Sometimes I think we may underestimate the power of words. We think that talk is cheap, that actions are what matter. And in some ways that’s true. Talk is cheap when it has no integrity, when it isn’t backed up by sincere effort. On the other hand, action is meaningless without words. Words have the power to frame actions and make them part of a larger narrative. An act of kindness is meaningful not when it’s random, but when it partakes of a larger program of kindness. Words are what make that program. Loving your neighbor means something very different if you just happen to be in love with your neighbor than it does if it emerges out of a conviction of God’s commandment. Your life may indeed be meaningless if the world is meaningless, but what if it’s true that God is, that God speaks meaning into chaos, and that the meaning of God’s speech is love? In that case, your words have the power to bear the love of God and make it present in a chaotic world. 

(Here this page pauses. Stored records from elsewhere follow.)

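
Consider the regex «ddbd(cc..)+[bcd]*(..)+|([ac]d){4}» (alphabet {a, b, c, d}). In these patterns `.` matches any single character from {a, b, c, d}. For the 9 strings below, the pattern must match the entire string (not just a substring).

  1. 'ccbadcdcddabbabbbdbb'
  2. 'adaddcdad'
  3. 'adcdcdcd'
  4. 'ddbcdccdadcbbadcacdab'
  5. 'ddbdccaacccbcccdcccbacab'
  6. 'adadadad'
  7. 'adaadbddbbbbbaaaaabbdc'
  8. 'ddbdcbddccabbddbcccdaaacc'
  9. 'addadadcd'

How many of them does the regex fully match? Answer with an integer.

3

1 → no match
2 → no match
3 → match
4 → no match
5 → match
6 → match
7 → no match
8 → no match
9 → no match
Total matched: 3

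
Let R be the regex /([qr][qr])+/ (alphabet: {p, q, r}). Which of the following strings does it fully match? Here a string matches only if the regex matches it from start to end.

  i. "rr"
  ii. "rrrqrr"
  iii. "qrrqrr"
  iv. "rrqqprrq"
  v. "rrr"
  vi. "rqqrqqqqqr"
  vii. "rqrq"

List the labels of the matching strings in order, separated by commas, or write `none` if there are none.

i. "rr" → match
ii. "rrrqrr" → match
iii. "qrrqrr" → match
iv. "rrqqprrq" → no match
v. "rrr" → no match
vi. "rqqrqqqqqr" → match
vii. "rqrq" → match

i, ii, iii, vi, vii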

This point is driven home powerfully in Luke’s story about Jesus’ healing the woman on the Sabbath. Here Jesus takes on the prophetic role of challenging the religious establishment in favor of simple human kindness and decency. He’s in the synagogue teaching, which means that he’s sitting among men with women cordoned off in a separate area. Following standard Rabbinical practice, he may have been giving a lesson on what the Sabbath means. He looks, and there among the women is one whose eighteen-year debilitating illness has resulted in an a bent, frail form. I imagine someone deformed by lupus or arthritis or osteoporosis, though it’s hard to be sure. It’s a perfect chance not only to heal but to provide an object lesson in what the Sabbath means: “Woman, you have been freed from your disability.” The Greek verb form here indicates that her freedom is already accomplished when he says the words, before he ever puts hands on her and works the miracle. Jesus pronounces what the Sabbath has already accomplished, her freedom from bondage. After these words are spoken, it’s the most natural thing in the world for him to approach her and continue the creative, restful work of Sabbath by healing her body. 

What’s natural for God, though, is sometimes misunderstood by some who honor the Sabbath but misconstrue what it means. Jesus apparently walks over to the women’s area (already pretty odd behavior) and lays his hands on her (odd again), so that she she straightens out and begins praising God. Interestingly, the “synagogue ruler” scolds, not Jesus, but the people: they shouldn’t have come looking for healing on the Sabbath, which is a reasonable interpretation of the Sabbath provision in some of its forms. But Jesus appeals to another Sabbath tradition in which God has instituted the Sabbath primarily out of concern for slaves and animals, who might otherwise have no rest from their labors. The point is this: neither Luke nor Jesus questions the importance of Sabbath. What they question is the prioritization of Sabbath over concern for the helpless. The argument is over biblical interpretation, how to understand the Sabbath as part of an overall narrative of what God is up to. The synagogue ruler’s understanding is that Sabbath is simply a matter of obedience to a rule; Jesus argues that Sabbath is about the life-giving grace of God.

The tension between the words of grace and freedom that Jesus speaks to the woman and the words of judgment that he speaks to the synagogue ruler is the same tension that we find in Jeremiah. He’s required to speak both words that will tear down and words that will build, words that will uproot and those that will plant. But we mustn’t think of these as contradictory; they’re complementary. Words that announce the liberation of the poor and weak cannot help but threaten the downfall of those who would oppress them. Words that declare God’s love for all creatures condemn, by their very nature, the opposing narratives that teach hatred. We are called to declare with our words, and reinforce with our lives, the basic truth: that history has a goal, that humanity is being moved inexorably toward that goal through Christ, that the name of that goal is the Kingdom of God. I don’t believe that this is just a way of speaking; I believe it really is true, thank God!